Saturday, December 1, 2007

A Privileged View Into Hering's Head

His latest bloviation is on the decline of reading in America.

Whenever I see this from him, I get wary:

But then I got to wondering...


Turns out Hasso just thinks that if we read the books he finds interesting, all will be well with American readers:

...I’m now rereading the Aubrey-Maturin novels by the late Patrick O’Brian, which someone once described as the best historical novels ever written.

Full of wit and vivid characters, written in elegant yet frugal English, with never an unnecessary word, they are the kind of books that keep the reader up late into the night.

More books like that, and reading in America might rebound.


I really wish Hering would realize that other people behave in different ways, and when Hering writes about himself he's obviously not describing anywhere near the majority of people in the way he seems to assume.

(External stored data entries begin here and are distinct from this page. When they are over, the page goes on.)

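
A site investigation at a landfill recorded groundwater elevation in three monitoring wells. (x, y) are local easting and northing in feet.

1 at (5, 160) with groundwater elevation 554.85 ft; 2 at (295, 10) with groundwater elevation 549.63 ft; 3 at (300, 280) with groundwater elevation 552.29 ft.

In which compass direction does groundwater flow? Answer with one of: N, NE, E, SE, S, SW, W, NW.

SE

Differences from 1: to 2 (Δx, Δy, Δh) = (290, -150, -5.22); to 3 = (295, 120, -2.56).
Determinant of the coordinate differences = 290·120 − 295·(-150) = 79050.
∂h/∂x = [(-5.22)·120 − (-2.56)·(-150)] / 79050 = -0.01278
∂h/∂y = [290·(-2.56) − 295·(-5.22)] / 79050 = +0.01009
Flow = −∇h = (+0.01278 east, -0.01009 north), which points southeast.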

In other words: Hering's life is not universally applicable to the rest of us. Someone should tell him so.

1 comments:

Strayer said...

Those last two sentences in your post are cracking me up. I won't be the one, however, telling him so. I've gotten in trouble of late letting people in on how their behavior looks or relates to others, so I won't be the one. But, you cracked me up this morning. I have a lot of great old books Mr. Hering could read and likely he'd enjoy them.

I secretly read. If Mr. Hering confronted me on the issue I'd deny it!